El fiscal Bertossa sospecha que la fabulosa donación a Corinna no fue más que un apaño para ocultar el verdadero titular del peculio. En resumen, que para aparcar su pasta, Juan Carlos utilizó a la señora. Lo malo para el Rey es que Corinna ha resultado ser cualquier cosa menos manca.

A estas alturas del folletín, algo parece bastante claro. En la historia de faldas, caudales copiosos y agentes secretos, la avispada ciudadana nórdica ha demostrado ser más lista que el hambre. Entre pitos y flautas, ha birlado al emérito 60 millones, y de propina, un gran terreno en Marrakech, procedente de un regalo personal del Rey de Marruecos a Juan Carlos.

De todos los sucesos integrantes de esta película de alta alcurnia y bajas pasiones, hay uno digno del más rancio esperpento celtibérico. Me refiero a cierta peripecia acontecida en marzo de 2010. El Rey asistió en Bahrein al Gran Premio de Fórmula 1. En él participó y salió vencedor el laureado Fernando Alonso.

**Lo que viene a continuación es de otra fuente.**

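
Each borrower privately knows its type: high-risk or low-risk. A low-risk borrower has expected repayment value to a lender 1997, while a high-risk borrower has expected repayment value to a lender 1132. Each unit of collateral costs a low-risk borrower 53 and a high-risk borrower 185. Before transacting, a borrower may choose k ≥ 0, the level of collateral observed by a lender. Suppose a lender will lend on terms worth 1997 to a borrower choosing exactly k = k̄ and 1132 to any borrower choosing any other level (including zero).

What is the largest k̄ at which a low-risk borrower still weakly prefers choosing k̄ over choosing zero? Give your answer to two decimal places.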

El emir del país obsequió a Juan Carlos con una suma en metálico. Al término de la carrera, el Rey embarcó en el jet de la fuerza aérea española, pero en lugar de regresar directamente a Madrid, hizo escala en Ginebra. Allí se presentó en el domicilio particular de Arturo Fasana, portando un maletín con 1,9 millones de dólares en efectivo. Y le pide que los blanquee, mediante su ingreso en ventanilla en la banca Mirabaud.

La estampa de todo un coronado Jefe del Estado trasegando por medio mundo abultados fajos de billetes “en negro” no puede ser más estupefaciente, por decirlo de forma benévola.

Estos episodios insólitos revelan muchas cosas, pero en particular descubren una verdad como un templo. Y es que la realidad de la vida siempre acaba superando cualquier ficción que puedan imaginar las mentes más brillantes de Hollywood.